I needed to hear that. The God that I had asked for forgiveness from, I felt not only loved me because I questioned him, but also because I cursed him. I needed that during those evenings; when you feel alone- you know that you are not.
The struggle is real, but so is God. 21 days later I went home. To struggle, to heal, to listen. Just breathe. A wonderful reminder, so difficult to follow. And sometimes you can only focus on the next breath and how to get to it. And it is in those moments that you can really hear God.
I took baby steps at getting better. Able to get to the bathroom without my walker. Able to eat breakfast with the family. Sometimes in bed by 6 p.m. Slowly able to drive, starting to get fuzz back on my head. Still running fever, still in pain. Scheduled for another bone marrow biopsy- nothing shows up but histiocytes. Sheets and sheets of them. But I was feeling better. Another CT scheduled.

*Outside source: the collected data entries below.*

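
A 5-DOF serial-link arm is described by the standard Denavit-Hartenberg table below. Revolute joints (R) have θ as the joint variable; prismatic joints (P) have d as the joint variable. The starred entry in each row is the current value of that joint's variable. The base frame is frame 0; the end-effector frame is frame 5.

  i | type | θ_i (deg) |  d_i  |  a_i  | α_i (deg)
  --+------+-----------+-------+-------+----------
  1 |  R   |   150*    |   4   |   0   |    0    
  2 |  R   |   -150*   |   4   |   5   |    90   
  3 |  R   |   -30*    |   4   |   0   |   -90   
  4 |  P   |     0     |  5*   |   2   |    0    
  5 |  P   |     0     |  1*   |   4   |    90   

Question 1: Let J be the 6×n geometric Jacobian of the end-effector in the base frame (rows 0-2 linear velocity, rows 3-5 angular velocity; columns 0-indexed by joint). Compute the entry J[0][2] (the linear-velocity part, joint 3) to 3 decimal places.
axis z_2 = (0.0000,-1.0000,0.0000); lever o_n−o_2 = (8.1962,-4.0000,2.1962)
cross product → J_v[:, 2] = (-2.1962,0.0000,8.1962)
J_ω[:, 2] = z_2
entry J[0][2] = -2.1962

-2.196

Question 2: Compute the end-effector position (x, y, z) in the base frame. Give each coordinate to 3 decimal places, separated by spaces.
13.196 -4.000 10.196

after link 1: o_1 = (0.0000, 0.0000, 4.0000)
after link 2: o_2 = (5.0000, 0.0000, 8.0000)
after link 3: o_3 = (5.0000, -4.0000, 8.0000)
after link 4: o_4 = (9.2321, -4.0000, 11.3301)
after link 5: o_5 = (13.1962, -4.0000, 10.1962)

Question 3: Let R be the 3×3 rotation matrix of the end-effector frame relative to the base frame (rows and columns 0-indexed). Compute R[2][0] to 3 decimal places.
-0.500

End-effector x-axis (col 0 of R) = (0.8660,-0.0000,-0.5000)
R[2][0] = -0.5000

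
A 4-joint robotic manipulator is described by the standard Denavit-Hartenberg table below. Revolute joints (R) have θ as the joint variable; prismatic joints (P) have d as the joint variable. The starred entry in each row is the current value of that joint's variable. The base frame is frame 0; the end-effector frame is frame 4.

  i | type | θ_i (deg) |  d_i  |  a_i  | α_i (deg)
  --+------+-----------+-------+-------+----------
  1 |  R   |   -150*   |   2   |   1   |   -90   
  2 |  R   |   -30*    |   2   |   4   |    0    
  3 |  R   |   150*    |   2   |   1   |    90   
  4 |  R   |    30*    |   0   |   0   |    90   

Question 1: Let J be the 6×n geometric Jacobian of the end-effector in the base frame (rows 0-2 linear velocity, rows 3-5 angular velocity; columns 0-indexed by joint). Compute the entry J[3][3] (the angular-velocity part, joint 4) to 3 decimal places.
axis z_3 = (-0.7500,-0.4330,-0.5000); lever o_n−o_3 = (0.0000,0.0000,0.0000)
cross product → J_v[:, 3] = (0.0000,0.0000,0.0000)
J_ω[:, 3] = z_3
entry J[3][3] = -0.7500

-0.750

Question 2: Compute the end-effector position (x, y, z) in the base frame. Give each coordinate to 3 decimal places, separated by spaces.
after link 1: o_1 = (-0.8660, -0.5000, 2.0000)
after link 2: o_2 = (-2.8660, -3.9641, 4.0000)
after link 3: o_3 = (-1.4330, -5.4462, 3.1340)
after link 4: o_4 = (-1.4330, -5.4462, 3.1340)

-1.433 -5.446 3.134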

The definition of insanity (at least in my book) is doing the same process expecting different results. We were doing the same thing; expecting different results. Well guess what- more of the same. The CT showed…. mixed results! Some resolving nodules, some new and worsening ones. Bones looked worse. “Do you have any shortness of breath? are you in pain?” “no. I feel much better…” Was I caught in a Ground hog Day scenario? When would it end? Dr. Yoda was at a loss. G.R.E.A.T. He wanted me to see a sub-specialist in Boston. Ok. That’s the mark of a good doctor in my book- he knew his limitations and we had reached them. Off to Boston. How would we pay for all this? What would they say? I was feeling so much better…. what was going on? Hoping once again, that someone out there knew. That I wasn’t a unicorn among zebras.